Editore e Direttore Editoriale
Mario Mancini, nato in Roma nel 1943, dopo la laurea in scienze geologiche, con tesi in geofisica, nel 1967 e un anno di insegnamento della matematica in un istituto tecnico industriale romano, svolge per un quinquennio la sua professione di geofisico e sismologo prevalentemente all’estero, in particolare in Papua Nuova Guinea presso il Rabaul Central Volcanological Observatory e in Australia nella sezione aviotrasportata a Canberra, in entrambi i casi per la BMR Australia, intervallando le due esperienze con un viaggio di studio in Giappone nell’estate del 1970.
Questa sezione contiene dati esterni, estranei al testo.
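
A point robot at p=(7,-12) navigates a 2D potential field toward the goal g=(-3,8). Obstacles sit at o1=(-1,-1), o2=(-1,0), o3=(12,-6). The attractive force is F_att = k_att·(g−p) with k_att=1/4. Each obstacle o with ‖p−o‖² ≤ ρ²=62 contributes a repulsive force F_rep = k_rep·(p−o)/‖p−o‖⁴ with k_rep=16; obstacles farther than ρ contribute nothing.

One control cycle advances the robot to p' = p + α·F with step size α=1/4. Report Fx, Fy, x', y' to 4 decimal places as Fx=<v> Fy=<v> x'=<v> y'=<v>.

F_att = 1/4·(g−p) = 1/4·(-10,20) = (-2.5000,5.0000)
o1: d²=185 > ρ²=62 → inactive
o2: d²=208 > ρ²=62 → inactive
o3: d²=61 ≤ ρ²=62; F_rep = 16·(-5,-6)/61² = (-0.0215,-0.0258)
F = F_att + ΣF_rep = (-2.5215,4.9742)
p' = p + 1/4·F = (6.3696,-10.7564)

Fx=-2.5215 Fy=4.9742 x'=6.3696 y'=-10.7564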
Rientrato in Italia nel 1972, si impiega come geofisico presso la CMP di Roma per la quale lavora per sei anni, con diversi incarichi in Italia e all’estero.
Fin da liceale, nel 1959, aveva conosciuto Tommasa Alfieri e l’Opera Familia Christi da lei fondata. La figura e la spiritualità della Signorina Masa, come i suoi discepoli chiamavano la Alfieri, resteranno per Mancini un fondamentale riferimento per tutta la vita. Laico consacrato nel gruppo maschile dell’opera già dal 1974, nel 1979 fa la scelta di dedicarsi completamente all’Opera e va a vivere nell’eremo di Sant’Antonio alla Palanzana.
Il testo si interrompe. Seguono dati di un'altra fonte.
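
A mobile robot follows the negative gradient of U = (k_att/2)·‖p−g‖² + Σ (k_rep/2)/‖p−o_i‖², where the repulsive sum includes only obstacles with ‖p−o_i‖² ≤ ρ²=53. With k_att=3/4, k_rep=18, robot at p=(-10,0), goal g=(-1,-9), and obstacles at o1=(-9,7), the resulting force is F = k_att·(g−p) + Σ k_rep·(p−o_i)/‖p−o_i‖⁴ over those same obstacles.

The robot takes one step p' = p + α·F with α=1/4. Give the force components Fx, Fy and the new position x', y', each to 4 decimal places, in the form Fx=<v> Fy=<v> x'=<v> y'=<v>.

Fx=6.7428 Fy=-6.8004 x'=-8.3143 y'=-1.7001

F_att = 3/4·(g−p) = 3/4·(9,-9) = (6.7500,-6.7500)
o1: d²=50 ≤ ρ²=53; F_rep = 18·(-1,-7)/50² = (-0.0072,-0.0504)
F = F_att + ΣF_rep = (6.7428,-6.8004)
p' = p + 1/4·F = (-8.3143,-1.7001)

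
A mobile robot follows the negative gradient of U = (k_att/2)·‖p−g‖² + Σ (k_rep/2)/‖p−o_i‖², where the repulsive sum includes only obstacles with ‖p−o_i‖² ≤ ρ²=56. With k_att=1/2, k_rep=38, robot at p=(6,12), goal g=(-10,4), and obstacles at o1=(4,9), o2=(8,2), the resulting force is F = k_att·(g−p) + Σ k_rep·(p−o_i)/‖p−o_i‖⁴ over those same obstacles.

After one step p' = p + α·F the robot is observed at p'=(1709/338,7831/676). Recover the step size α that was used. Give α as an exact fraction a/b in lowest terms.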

Alla morte della fondatrice, nel 2000, l’intero patrimonio dell’Opera passa per testamento all’associazione Vittorio e Tommasina Alfieri, all’uopo voluta dalla stessa Alfieri e della quale Mancini era stato tra i fondatori.
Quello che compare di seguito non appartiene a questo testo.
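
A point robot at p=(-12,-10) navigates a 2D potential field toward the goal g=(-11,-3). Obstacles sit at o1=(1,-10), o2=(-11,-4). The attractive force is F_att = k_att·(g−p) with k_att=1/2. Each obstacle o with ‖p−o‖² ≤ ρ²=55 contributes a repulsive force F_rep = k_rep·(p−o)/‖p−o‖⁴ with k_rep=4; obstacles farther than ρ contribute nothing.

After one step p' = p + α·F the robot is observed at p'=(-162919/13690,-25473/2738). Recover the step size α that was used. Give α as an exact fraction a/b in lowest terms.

α = 1/5

F_att = 1/2·(g−p) = 1/2·(1,7) = (0.5000,3.5000)
o1: d²=169 > ρ²=55 → inactive
o2: d²=37 ≤ ρ²=55; F_rep = 4·(-1,-6)/37² = (-0.0029,-0.0175)
F = F_att + ΣF_rep = (0.4971,3.4825)
Δp = p'−p = (0.0994,0.6965); α = Δx/Fx = (1361/13690) / (1361/2738) = 1/5
check: Δy/Fy = (1907/2738) / (9535/2738) = 1/5 ✓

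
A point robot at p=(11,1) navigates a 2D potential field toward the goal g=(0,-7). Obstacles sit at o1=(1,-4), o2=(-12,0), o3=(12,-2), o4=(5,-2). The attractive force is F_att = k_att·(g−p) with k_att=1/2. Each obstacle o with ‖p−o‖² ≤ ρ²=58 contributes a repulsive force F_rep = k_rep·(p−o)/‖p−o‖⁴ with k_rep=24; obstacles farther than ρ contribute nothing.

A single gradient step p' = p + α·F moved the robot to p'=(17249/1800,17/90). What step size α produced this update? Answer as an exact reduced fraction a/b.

α = 1/4

F_att = 1/2·(g−p) = 1/2·(-11,-8) = (-5.5000,-4.0000)
o1: d²=125 > ρ²=58 → inactive
o2: d²=530 > ρ²=58 → inactive
o3: d²=10 ≤ ρ²=58; F_rep = 24·(-1,3)/10² = (-0.2400,0.7200)
o4: d²=45 ≤ ρ²=58; F_rep = 24·(6,3)/45² = (0.0711,0.0356)
F = F_att + ΣF_rep = (-5.6689,-3.2444)
Δp = p'−p = (-1.4172,-0.8111); α = Δx/Fx = (-2551/1800) / (-2551/450) = 1/4
check: Δy/Fy = (-73/90) / (-146/45) = 1/4 ✓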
Per accordi associativi, più tardi violati da persone riuscite ad assumere il controllo dell’associazione, Mancini resta all’Eremo, unica persona a risiedervi in permanenza e a occuparsene.
La nuova gestione dell’associazione, decisa a trasformare la Familia Christi da istituzione prettamente laicale e una confraternita sacerdotale anticonciliare, nel 2005 convince Mancini a dimettersi dall’associazione stessa, in cambio della promessa, purtroppo mai ratificata legalmente, di lasciargli l’Eremo.
Fino fino al 2012, questo luogo, sotto la conduzione di Mancini, che sempre nel 2005 ha fondato l’associazione Amici della Familia Christi e ha registrato presso il Tribunale di Viterbo la testata Sosta e Ripresa, anch’essa fondata da Tommasa Alfieri e della quale Mancini è direttore editoriale, svolge un prezioso compito di Centro di spiritualità e di apertura ecumenica e interreligiosa.
Nel 2012 la confraternita appropriatasi del nome di Familia Christi (poi sciolata dalla Santa Sede con riduzione allo stato laicale di tutti i suoi esponenti) in violazione degli accordi presi a suo tempo ottiene dal Tribunale la restituzione dell’Eremo.
Mancini resta a Viterbo e prosegue il suo impegno ecclesiale in vari uffici diocesani e nel comitato regionale per l’ecumenismo ed il dialogo interreligioso.